Large scale distributed systems

Posted in systems-engineering with tags distributed-systems large-scale - Wednesday, August 1, 2018

It doesn’t matter how you get to the point of needing to address the problem of dealing with a large scale distributed system, because it means that your business is being successful in producing the levels of throughput that demand these types systems.

The issue is to make sure that these systems continue to deliver value to the business and operate smoothly on the critical path.

The key observation is that these types of systems tend to illicit the same range of problems that need to be solved. Without solving these underlying issues it becomes difficult to focus on the higher level processing requirements, be that: supporting large volumes of concurrent users, enabling “big data” subsystems to interact, off loading optimisation problems to “machine learning” subsystem etc.

While there is no single underlying issue, the types of problems that often arise are:

ensuring high availability during component failures, as the probability of a failure increases with the number of moving parts managed by the business.
ensuring high availability during component updates, as the rate of change increases with the number changeable parts managed by the business.
ensuring low latency in response times as the system scales, while simultaneously the user base matures and expects a tighter adherence to SLAs.
ensuring system security as the system becomes more spread out and centralised controls become a bottleneck.
ensuring ongoing correctness of system functioning as the unavoidable system complexity increases.

For all of these types of issues, we would be able to provide concrete input, guidance and expertise to help manage the complexity and meet the overarching system requirements in order to support your business.

more...

Managing the Complexity

As highlighted above, a number of different types of systems run into similar constraints, and therefore similar problems arise. The exact mechanisms that might be suggested for tackling these issues would be implementation dependent. However, it is worth discussing, in broad terms, the types of approaches that could be considered.

System uptime becomes more critical as the system grows, primarily because more customers depend on these systems. Additionally, the customers tend to start placing your systems on their critical paths, so they also depend on the systems more heavily.

In order to address this a we need to start by assuming that:

“failure” is not an “exception” but part of the “steady-state” of the system.
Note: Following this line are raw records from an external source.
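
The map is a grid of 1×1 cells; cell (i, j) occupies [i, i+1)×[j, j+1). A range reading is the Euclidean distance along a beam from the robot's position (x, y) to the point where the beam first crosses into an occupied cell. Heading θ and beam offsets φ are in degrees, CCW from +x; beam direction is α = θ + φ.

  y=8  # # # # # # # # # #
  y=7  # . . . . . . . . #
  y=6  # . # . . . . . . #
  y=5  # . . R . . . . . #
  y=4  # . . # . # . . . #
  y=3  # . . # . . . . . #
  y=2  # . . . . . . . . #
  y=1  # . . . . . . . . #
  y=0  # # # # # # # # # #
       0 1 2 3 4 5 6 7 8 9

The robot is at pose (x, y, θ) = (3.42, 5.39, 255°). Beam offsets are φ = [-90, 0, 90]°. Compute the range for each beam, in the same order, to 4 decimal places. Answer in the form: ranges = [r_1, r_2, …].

ranges = [2.5054, 0.4038, 1.6357]

beam 1: φ=-90°, α=165°
  d=(-0.9659,0.2588)  start (3,5)  tX=0.4348 tY=2.3569  stride 1/|dx|=1.0353 1/|dy|=3.8637
    cross x-line → (2,5), t=0.4348
    cross x-line → (1,5), t=1.4701
    cross y-line → (1,6), t=2.3569
    cross x-line → (0,6), t=2.5054 (wall)
  → r_1 = 2.5054
beam 2: φ=0°, α=255°
  d=(-0.2588,-0.9659)  start (3,5)  tX=1.6228 tY=0.4038  stride 1/|dx|=3.8637 1/|dy|=1.0353
    cross y-line → (3,4), t=0.4038 (wall)
  → r_2 = 0.4038
beam 3: φ=90°, α=345°
  d=(0.9659,-0.2588)  start (3,5)  tX=0.6005 tY=1.5068  stride 1/|dx|=1.0353 1/|dy|=3.8637
    cross x-line → (4,5), t=0.6005
    cross y-line → (4,4), t=1.5068
    cross x-line → (5,4), t=1.6357 (wall)
  → r_3 = 1.6357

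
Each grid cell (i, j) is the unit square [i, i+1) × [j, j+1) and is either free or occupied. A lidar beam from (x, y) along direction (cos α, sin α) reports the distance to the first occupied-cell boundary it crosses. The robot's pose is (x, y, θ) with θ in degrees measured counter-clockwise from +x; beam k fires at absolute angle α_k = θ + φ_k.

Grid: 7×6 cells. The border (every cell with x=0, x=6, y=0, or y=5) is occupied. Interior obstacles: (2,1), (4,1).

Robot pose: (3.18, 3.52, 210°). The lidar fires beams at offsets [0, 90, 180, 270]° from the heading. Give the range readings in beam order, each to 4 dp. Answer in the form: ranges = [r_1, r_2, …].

beam 1: φ=0°, α=210°
  direction (-0.8660, -0.5000); cell (3,3); t to first gridline: x 0.2078, y 1.0400 (then +1.1547 / +2.0000)
    (2,3) via x @ 0.2078
    (2,2) via y @ 1.0400
    (1,2) via x @ 1.3625
    (0,2) via x @ 2.5172  # hit
  → r_1 = 2.5172
beam 2: φ=90°, α=300°
  direction (0.5000, -0.8660); cell (3,3); t to first gridline: x 1.6400, y 0.6004 (then +2.0000 / +1.1547)
    (3,2) via y @ 0.6004
    (4,2) via x @ 1.6400
    (4,1) via y @ 1.7551  # hit
  → r_2 = 1.7551
beam 3: φ=180°, α=30°
  direction (0.8660, 0.5000); cell (3,3); t to first gridline: x 0.9469, y 0.9600 (then +1.1547 / +2.0000)
    (4,3) via x @ 0.9469
    (4,4) via y @ 0.9600
    (5,4) via x @ 2.1016
    (5,5) via y @ 2.9600  # hit
  → r_3 = 2.9600
beam 4: φ=270°, α=120°
  direction (-0.5000, 0.8660); cell (3,3); t to first gridline: x 0.3600, y 0.5543 (then +2.0000 / +1.1547)
    (2,3) via x @ 0.3600
    (2,4) via y @ 0.5543
    (2,5) via y @ 1.7090  # hit
  → r_4 = 1.7090

ranges = [2.5172, 1.7551, 2.9600, 1.7090]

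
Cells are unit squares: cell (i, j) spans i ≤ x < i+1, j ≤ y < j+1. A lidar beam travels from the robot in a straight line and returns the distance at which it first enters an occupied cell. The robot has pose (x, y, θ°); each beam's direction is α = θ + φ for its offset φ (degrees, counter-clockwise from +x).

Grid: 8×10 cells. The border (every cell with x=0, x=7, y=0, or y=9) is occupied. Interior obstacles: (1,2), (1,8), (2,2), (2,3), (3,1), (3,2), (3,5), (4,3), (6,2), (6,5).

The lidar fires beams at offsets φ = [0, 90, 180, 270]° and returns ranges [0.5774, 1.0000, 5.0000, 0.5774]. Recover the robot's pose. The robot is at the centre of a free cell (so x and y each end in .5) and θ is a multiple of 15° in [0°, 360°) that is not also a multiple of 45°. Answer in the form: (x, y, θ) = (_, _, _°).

Candidates: 38 free-cell centres × 16 headings = 608 poses. Raycast each; keep the one whose scan matches to 4 dp.
  (6.5, 8.5, 15°): beam 1 = 0.5176 ≠ 0.5774 ✗
  (2.5, 6.5, 105°): beam 1 = 1.9319 ≠ 0.5774 ✗
  (6.5, 3.5, 285°): beam 1 = 0.5176 ≠ 0.5774 ✗
  (3.5, 6.5, 255°): beam 1 = 0.5176 ≠ 0.5774 ✗
  (2.5, 1.5, 105°): beam 1 = 0.5176 ≠ 0.5774 ✗
  …
  (6.5, 6.5, 330°): r_1=0.5774, r_2=1.0000, r_3=5.0000, r_4=0.5774 — all match ✓
Unique over the lattice → pose = (6.5, 6.5, 330°).

(x, y, θ) = (6.5, 6.5, 330°)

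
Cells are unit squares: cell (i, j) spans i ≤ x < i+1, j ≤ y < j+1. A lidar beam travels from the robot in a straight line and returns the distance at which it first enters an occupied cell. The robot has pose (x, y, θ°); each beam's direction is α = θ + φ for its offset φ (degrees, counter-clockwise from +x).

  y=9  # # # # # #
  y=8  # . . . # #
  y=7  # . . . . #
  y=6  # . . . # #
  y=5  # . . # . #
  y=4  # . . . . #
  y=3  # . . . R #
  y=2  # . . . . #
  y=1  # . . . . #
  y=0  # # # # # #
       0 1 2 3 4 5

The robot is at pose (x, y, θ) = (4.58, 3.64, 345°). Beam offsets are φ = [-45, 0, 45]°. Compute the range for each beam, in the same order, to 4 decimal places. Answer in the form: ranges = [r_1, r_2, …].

ranges = [0.8400, 0.4348, 0.4850]

beam 1: φ=-45°, α=300°
  cosα=0.5000 sinα=-0.8660 | (4,3) | tMaxX 0.8400 tMaxY 0.7390 | tΔX 2.0000 tΔY 1.1547
    t=0.7390 [y] (4,2)
    t=0.8400 [x] (5,2) — stop
  → r_1 = 0.8400
beam 2: φ=0°, α=345°
  cosα=0.9659 sinα=-0.2588 | (4,3) | tMaxX 0.4348 tMaxY 2.4728 | tΔX 1.0353 tΔY 3.8637
    t=0.4348 [x] (5,3) — stop
  → r_2 = 0.4348
beam 3: φ=45°, α=30°
  cosα=0.8660 sinα=0.5000 | (4,3) | tMaxX 0.4850 tMaxY 0.7200 | tΔX 1.1547 tΔY 2.0000
    t=0.4850 [x] (5,3) — stop
  → r_3 = 0.4850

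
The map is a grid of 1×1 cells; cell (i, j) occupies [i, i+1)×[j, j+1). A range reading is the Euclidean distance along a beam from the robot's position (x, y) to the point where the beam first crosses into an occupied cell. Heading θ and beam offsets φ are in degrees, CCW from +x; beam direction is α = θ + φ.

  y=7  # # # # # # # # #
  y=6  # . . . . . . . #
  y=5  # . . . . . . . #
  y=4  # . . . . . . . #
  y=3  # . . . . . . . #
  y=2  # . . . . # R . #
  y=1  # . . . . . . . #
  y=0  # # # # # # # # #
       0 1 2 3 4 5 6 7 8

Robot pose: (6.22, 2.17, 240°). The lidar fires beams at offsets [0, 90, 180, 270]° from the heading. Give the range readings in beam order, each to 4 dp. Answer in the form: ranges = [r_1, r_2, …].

beam 1: φ=0°, α=240°
  d=(-0.5000,-0.8660)  start (6,2)  tX=0.4400 tY=0.1963  stride 1/|dx|=2.0000 1/|dy|=1.1547
    cross y-line → (6,1), t=0.1963
    cross x-line → (5,1), t=0.4400
    cross y-line → (5,0), t=1.3510 (wall)
  → r_1 = 1.3510
beam 2: φ=90°, α=330°
  d=(0.8660,-0.5000)  start (6,2)  tX=0.9007 tY=0.3400  stride 1/|dx|=1.1547 1/|dy|=2.0000
    cross y-line → (6,1), t=0.3400
    cross x-line → (7,1), t=0.9007
    cross x-line → (8,1), t=2.0554 (wall)
  → r_2 = 2.0554
beam 3: φ=180°, α=60°
  d=(0.5000,0.8660)  start (6,2)  tX=1.5600 tY=0.9584  stride 1/|dx|=2.0000 1/|dy|=1.1547
    cross y-line → (6,3), t=0.9584
    cross x-line → (7,3), t=1.5600
    cross y-line → (7,4), t=2.1131
    cross y-line → (7,5), t=3.2678
    cross x-line → (8,5), t=3.5600 (wall)
  → r_3 = 3.5600
beam 4: φ=270°, α=150°
  d=(-0.8660,0.5000)  start (6,2)  tX=0.2540 tY=1.6600  stride 1/|dx|=1.1547 1/|dy|=2.0000
    cross x-line → (5,2), t=0.2540 (wall)
  → r_4 = 0.2540

ranges = [1.3510, 2.0554, 3.5600, 0.2540]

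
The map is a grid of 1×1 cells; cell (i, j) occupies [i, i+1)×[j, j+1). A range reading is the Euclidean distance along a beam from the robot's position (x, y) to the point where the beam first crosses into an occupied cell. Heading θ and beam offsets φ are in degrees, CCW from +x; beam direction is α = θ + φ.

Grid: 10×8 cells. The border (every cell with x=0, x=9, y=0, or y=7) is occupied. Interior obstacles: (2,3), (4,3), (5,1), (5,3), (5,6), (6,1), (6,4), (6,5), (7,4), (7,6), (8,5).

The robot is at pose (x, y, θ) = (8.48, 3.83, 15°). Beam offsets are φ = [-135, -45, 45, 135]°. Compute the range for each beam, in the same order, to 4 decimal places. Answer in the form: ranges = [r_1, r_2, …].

beam 1: φ=-135°, α=240°
  direction (-0.5000, -0.8660); cell (8,3); t to first gridline: x 0.9600, y 0.9584 (then +2.0000 / +1.1547)
    (8,2) via y @ 0.9584
    (7,2) via x @ 0.9600
    (7,1) via y @ 2.1131
    (6,1) via x @ 2.9600  # hit
  → r_1 = 2.9600
beam 2: φ=-45°, α=330°
  direction (0.8660, -0.5000); cell (8,3); t to first gridline: x 0.6004, y 1.6600 (then +1.1547 / +2.0000)
    (9,3) via x @ 0.6004  # hit
  → r_2 = 0.6004
beam 3: φ=45°, α=60°
  direction (0.5000, 0.8660); cell (8,3); t to first gridline: x 1.0400, y 0.1963 (then +2.0000 / +1.1547)
    (8,4) via y @ 0.1963
    (9,4) via x @ 1.0400  # hit
  → r_3 = 1.0400
beam 4: φ=135°, α=150°
  direction (-0.8660, 0.5000); cell (8,3); t to first gridline: x 0.5543, y 0.3400 (then +1.1547 / +2.0000)
    (8,4) via y @ 0.3400
    (7,4) via x @ 0.5543  # hit
  → r_4 = 0.5543

ranges = [2.9600, 0.6004, 1.0400, 0.5543]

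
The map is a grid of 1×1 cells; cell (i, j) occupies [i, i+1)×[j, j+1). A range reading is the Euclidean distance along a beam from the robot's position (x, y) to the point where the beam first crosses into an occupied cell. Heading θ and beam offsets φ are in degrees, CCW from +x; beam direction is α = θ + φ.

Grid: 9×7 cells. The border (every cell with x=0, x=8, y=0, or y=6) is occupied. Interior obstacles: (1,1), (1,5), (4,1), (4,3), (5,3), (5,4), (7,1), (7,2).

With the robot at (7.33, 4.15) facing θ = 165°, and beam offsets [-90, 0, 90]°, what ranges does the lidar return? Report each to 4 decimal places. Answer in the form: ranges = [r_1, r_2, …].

beam 1: φ=-90°, α=75°
  cosα=0.2588 sinα=0.9659 | (7,4) | tMaxX 2.5887 tMaxY 0.8800 | tΔX 3.8637 tΔY 1.0353
    t=0.8800 [y] (7,5)
    t=1.9153 [y] (7,6) — stop
  → r_1 = 1.9153
beam 2: φ=0°, α=165°
  cosα=-0.9659 sinα=0.2588 | (7,4) | tMaxX 0.3416 tMaxY 3.2841 | tΔX 1.0353 tΔY 3.8637
    t=0.3416 [x] (6,4)
    t=1.3769 [x] (5,4) — stop
  → r_2 = 1.3769
beam 3: φ=90°, α=255°
  cosα=-0.2588 sinα=-0.9659 | (7,4) | tMaxX 1.2750 tMaxY 0.1553 | tΔX 3.8637 tΔY 1.0353
    t=0.1553 [y] (7,3)
    t=1.1906 [y] (7,2) — stop
  → r_3 = 1.1906

ranges = [1.9153, 1.3769, 1.1906]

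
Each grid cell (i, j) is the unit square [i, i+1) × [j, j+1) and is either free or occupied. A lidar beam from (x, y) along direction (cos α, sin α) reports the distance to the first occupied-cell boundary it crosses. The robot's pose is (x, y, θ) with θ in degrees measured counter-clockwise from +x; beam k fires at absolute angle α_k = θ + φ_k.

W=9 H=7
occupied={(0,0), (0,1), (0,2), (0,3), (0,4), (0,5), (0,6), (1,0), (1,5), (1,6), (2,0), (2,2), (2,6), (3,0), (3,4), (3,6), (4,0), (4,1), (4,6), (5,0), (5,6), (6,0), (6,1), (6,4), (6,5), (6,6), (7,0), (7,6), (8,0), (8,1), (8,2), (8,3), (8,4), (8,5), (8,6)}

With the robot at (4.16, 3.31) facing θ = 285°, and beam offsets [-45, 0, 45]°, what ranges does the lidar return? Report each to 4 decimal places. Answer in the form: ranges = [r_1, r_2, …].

beam 1: φ=-45°, α=240°
  direction (-0.5000, -0.8660); cell (4,3); t to first gridline: x 0.3200, y 0.3580 (then +2.0000 / +1.1547)
    (3,3) via x @ 0.3200
    (3,2) via y @ 0.3580
    (3,1) via y @ 1.5127
    (2,1) via x @ 2.3200
    (2,0) via y @ 2.6674  # hit
  → r_1 = 2.6674
beam 2: φ=0°, α=285°
  direction (0.2588, -0.9659); cell (4,3); t to first gridline: x 3.2455, y 0.3209 (then +3.8637 / +1.0353)
    (4,2) via y @ 0.3209
    (4,1) via y @ 1.3562  # hit
  → r_2 = 1.3562
beam 3: φ=45°, α=330°
  direction (0.8660, -0.5000); cell (4,3); t to first gridline: x 0.9699, y 0.6200 (then +1.1547 / +2.0000)
    (4,2) via y @ 0.6200
    (5,2) via x @ 0.9699
    (6,2) via x @ 2.1246
    (6,1) via y @ 2.6200  # hit
  → r_3 = 2.6200

ranges = [2.6674, 1.3562, 2.6200]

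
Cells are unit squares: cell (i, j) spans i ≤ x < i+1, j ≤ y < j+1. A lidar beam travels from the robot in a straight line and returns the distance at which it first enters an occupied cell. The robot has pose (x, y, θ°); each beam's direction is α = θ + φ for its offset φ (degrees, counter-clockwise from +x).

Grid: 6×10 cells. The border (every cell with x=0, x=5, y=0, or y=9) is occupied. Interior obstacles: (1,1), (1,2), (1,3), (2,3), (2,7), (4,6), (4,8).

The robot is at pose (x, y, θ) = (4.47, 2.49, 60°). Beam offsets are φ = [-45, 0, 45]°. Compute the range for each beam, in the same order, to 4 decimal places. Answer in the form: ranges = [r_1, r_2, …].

beam 1: φ=-45°, α=15°
  direction (0.9659, 0.2588); cell (4,2); t to first gridline: x 0.5487, y 1.9705 (then +1.0353 / +3.8637)
    (5,2) via x @ 0.5487  # hit
  → r_1 = 0.5487
beam 2: φ=0°, α=60°
  direction (0.5000, 0.8660); cell (4,2); t to first gridline: x 1.0600, y 0.5889 (then +2.0000 / +1.1547)
    (4,3) via y @ 0.5889
    (5,3) via x @ 1.0600  # hit
  → r_2 = 1.0600
beam 3: φ=45°, α=105°
  direction (-0.2588, 0.9659); cell (4,2); t to first gridline: x 1.8159, y 0.5280 (then +3.8637 / +1.0353)
    (4,3) via y @ 0.5280
    (4,4) via y @ 1.5633
    (3,4) via x @ 1.8159
    (3,5) via y @ 2.5985
    (3,6) via y @ 3.6338
    (3,7) via y @ 4.6691
    (2,7) via x @ 5.6796  # hit
  → r_3 = 5.6796

ranges = [0.5487, 1.0600, 5.6796]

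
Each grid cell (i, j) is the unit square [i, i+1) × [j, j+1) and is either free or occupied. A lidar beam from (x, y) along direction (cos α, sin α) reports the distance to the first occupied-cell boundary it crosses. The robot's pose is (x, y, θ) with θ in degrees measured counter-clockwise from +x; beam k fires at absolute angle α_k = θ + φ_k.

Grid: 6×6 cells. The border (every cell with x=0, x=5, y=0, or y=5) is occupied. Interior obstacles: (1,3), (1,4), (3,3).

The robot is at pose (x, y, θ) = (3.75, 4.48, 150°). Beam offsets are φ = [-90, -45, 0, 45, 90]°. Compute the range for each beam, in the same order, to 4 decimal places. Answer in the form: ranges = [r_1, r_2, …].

ranges = [0.6004, 0.5383, 1.0400, 1.8117, 0.5543]

beam 1: φ=-90°, α=60°
  dir = (cos 60°, sin 60°) = (0.5000, 0.8660); from cell (3,4)
  next x-line at t=0.5000, next y-line at t=0.6004; Δt_x=2.0000, Δt_y=1.1547
    x: enter (4,4) at t=0.5000
    y: enter (4,5) at t=0.6004 ← occupied
  → r_1 = 0.6004
beam 2: φ=-45°, α=105°
  dir = (cos 105°, sin 105°) = (-0.2588, 0.9659); from cell (3,4)
  next x-line at t=2.8978, next y-line at t=0.5383; Δt_x=3.8637, Δt_y=1.0353
    y: enter (3,5) at t=0.5383 ← occupied
  → r_2 = 0.5383
beam 3: φ=0°, α=150°
  dir = (cos 150°, sin 150°) = (-0.8660, 0.5000); from cell (3,4)
  next x-line at t=0.8660, next y-line at t=1.0400; Δt_x=1.1547, Δt_y=2.0000
    x: enter (2,4) at t=0.8660
    y: enter (2,5) at t=1.0400 ← occupied
  → r_3 = 1.0400
beam 4: φ=45°, α=195°
  dir = (cos 195°, sin 195°) = (-0.9659, -0.2588); from cell (3,4)
  next x-line at t=0.7765, next y-line at t=1.8546; Δt_x=1.0353, Δt_y=3.8637
    x: enter (2,4) at t=0.7765
    x: enter (1,4) at t=1.8117 ← occupied
  → r_4 = 1.8117
beam 5: φ=90°, α=240°
  dir = (cos 240°, sin 240°) = (-0.5000, -0.8660); from cell (3,4)
  next x-line at t=1.5000, next y-line at t=0.5543; Δt_x=2.0000, Δt_y=1.1547
    y: enter (3,3) at t=0.5543 ← occupied
  → r_5 = 0.5543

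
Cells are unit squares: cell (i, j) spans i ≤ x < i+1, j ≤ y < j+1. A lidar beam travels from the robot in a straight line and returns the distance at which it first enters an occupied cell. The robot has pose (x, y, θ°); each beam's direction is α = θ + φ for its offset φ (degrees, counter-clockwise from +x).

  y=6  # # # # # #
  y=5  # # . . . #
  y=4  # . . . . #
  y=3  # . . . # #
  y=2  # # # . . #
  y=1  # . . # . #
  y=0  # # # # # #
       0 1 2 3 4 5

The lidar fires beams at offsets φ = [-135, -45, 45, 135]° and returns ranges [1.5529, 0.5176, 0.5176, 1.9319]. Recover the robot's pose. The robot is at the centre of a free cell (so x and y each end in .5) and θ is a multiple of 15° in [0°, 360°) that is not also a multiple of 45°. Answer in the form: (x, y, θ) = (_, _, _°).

(x, y, θ) = (4.5, 5.5, 30°)

Enumerate (i+0.5, j+0.5, θ) over the 15 free cells and 16 admissible headings. For each, cast all 4 beams and compare to the given ranges.
  (3.5, 4.5, 150°): beam 2 = 1.5529 ≠ 0.5176 ✗
  (3.5, 3.5, 255°): beam 1 = 2.8868 ≠ 1.5529 ✗
  (2.5, 3.5, 240°): beam 1 = 1.9319 ≠ 1.5529 ✗
  (4.5, 4.5, 105°): beam 1 = 0.5774 ≠ 1.5529 ✗
  (3.5, 2.5, 240°): beam 1 = 3.6235 ≠ 1.5529 ✗
  …
  (4.5, 5.5, 30°): r_1=1.5529, r_2=0.5176, r_3=0.5176, r_4=1.9319 — all match ✓
Only this pose fits every beam.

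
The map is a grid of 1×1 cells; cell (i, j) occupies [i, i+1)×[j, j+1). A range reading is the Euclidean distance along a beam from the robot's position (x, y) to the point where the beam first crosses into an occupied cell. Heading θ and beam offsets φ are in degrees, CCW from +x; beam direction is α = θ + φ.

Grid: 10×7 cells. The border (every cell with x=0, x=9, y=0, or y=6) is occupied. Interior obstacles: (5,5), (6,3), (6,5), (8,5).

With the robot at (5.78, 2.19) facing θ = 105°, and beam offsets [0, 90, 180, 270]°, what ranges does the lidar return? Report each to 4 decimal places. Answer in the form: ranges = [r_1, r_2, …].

beam 1: φ=0°, α=105°
  dir = (cos 105°, sin 105°) = (-0.2588, 0.9659); from cell (5,2)
  next x-line at t=3.0137, next y-line at t=0.8386; Δt_x=3.8637, Δt_y=1.0353
    y: enter (5,3) at t=0.8386
    y: enter (5,4) at t=1.8738
    y: enter (5,5) at t=2.9091 ← occupied
  → r_1 = 2.9091
beam 2: φ=90°, α=195°
  dir = (cos 195°, sin 195°) = (-0.9659, -0.2588); from cell (5,2)
  next x-line at t=0.8075, next y-line at t=0.7341; Δt_x=1.0353, Δt_y=3.8637
    y: enter (5,1) at t=0.7341
    x: enter (4,1) at t=0.8075
    x: enter (3,1) at t=1.8428
    x: enter (2,1) at t=2.8781
    x: enter (1,1) at t=3.9133
    y: enter (1,0) at t=4.5978 ← occupied
  → r_2 = 4.5978
beam 3: φ=180°, α=285°
  dir = (cos 285°, sin 285°) = (0.2588, -0.9659); from cell (5,2)
  next x-line at t=0.8500, next y-line at t=0.1967; Δt_x=3.8637, Δt_y=1.0353
    y: enter (5,1) at t=0.1967
    x: enter (6,1) at t=0.8500
    y: enter (6,0) at t=1.2320 ← occupied
  → r_3 = 1.2320
beam 4: φ=270°, α=15°
  dir = (cos 15°, sin 15°) = (0.9659, 0.2588); from cell (5,2)
  next x-line at t=0.2278, next y-line at t=3.1296; Δt_x=1.0353, Δt_y=3.8637
    x: enter (6,2) at t=0.2278
    x: enter (7,2) at t=1.2630
    x: enter (8,2) at t=2.2983
    y: enter (8,3) at t=3.1296
    x: enter (9,3) at t=3.3336 ← occupied
  → r_4 = 3.3336

ranges = [2.9091, 4.5978, 1.2320, 3.3336]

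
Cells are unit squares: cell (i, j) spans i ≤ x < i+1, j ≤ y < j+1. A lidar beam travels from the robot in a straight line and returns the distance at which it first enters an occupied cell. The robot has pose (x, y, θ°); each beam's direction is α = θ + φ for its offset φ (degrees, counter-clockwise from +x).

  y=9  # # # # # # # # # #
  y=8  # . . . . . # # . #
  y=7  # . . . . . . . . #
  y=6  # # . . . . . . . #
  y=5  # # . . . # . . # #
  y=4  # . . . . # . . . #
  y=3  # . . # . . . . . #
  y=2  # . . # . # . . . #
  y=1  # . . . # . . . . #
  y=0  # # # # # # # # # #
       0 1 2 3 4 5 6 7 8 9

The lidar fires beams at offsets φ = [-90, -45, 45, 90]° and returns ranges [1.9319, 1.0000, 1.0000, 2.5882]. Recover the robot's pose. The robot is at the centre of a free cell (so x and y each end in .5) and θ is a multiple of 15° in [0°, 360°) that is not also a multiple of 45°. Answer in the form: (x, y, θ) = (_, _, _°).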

With that out of the way, we can start to focus on keeping the system up during various types of disruptions, such as:

capacity constraints: every individual component has some limit to its capacity, and if that capacity is reached then the system’s functioning will be disrupted. Instead we need to consider any part of the system where individual component capacities may be reached as an element that may need to be partitioned into “shards.”
node failure: irrespective of the number of layers of indirection, ultimately computing systems run on hosts that may fail and cause disruptions. They may fail at the bare metal level, the virtual machine level, the container level or simply at the process level. We need to be able to detect these failures and replace the lost capacity, while offloading work and ensuring that we do not lose any critical state information. Some parts of the system might be amendable to being designed to be stateless and therefore easier to manage in a failure state. Other parts may need to expressly manage their state in a distributed manner relying on consensus algorithms.
code changes: again, ultimately compute systems are comprised of software applications that both need to run and need to be changeable in order to continue to meet the business needs. These changes need to be introduced without causing noticeable disruptions to the system. This can be achieved by leveraging the replicated nature of the system and doing controlled rollouts to replace components. But other techniques can be brought in to further manage these changes.
communication bottlenecks: as the system grows, the amount of traffic moving through the system may start to challenge original implementations. Synchronous request handling can cause stalls. Fine-grained messages can consume capacity due to frame overheads. Connection setup times may start to dominate processing time. Techniques and mechanisms such as actor model processing, asynchronous message handling, message box-carring and channel multiplexing can be brought to bear on the problem and keep the system operating within tolerance as the load increases.

Beyond directly tackling and mitigating various types of system disruptions, be they planned or unplanned, there are many other aspects of large scale distributed systems that may need to be considered over the life-span of the system:

data integrity and atomicity of operations
process monitoring and tracing
concurrent code paths and experimentation
data migration between systems with overlapping concerns
development life-cycles and approaches to testing
correctness testing and system health validation
complexity management and component tracking
dependency management
performance monitoring and tuning
system security and isolation
etc.

Ultimately business success drives the scale of the supporting software systems, but the ongoing viability and growth of those systems will reciprocally help to drive the success of your business.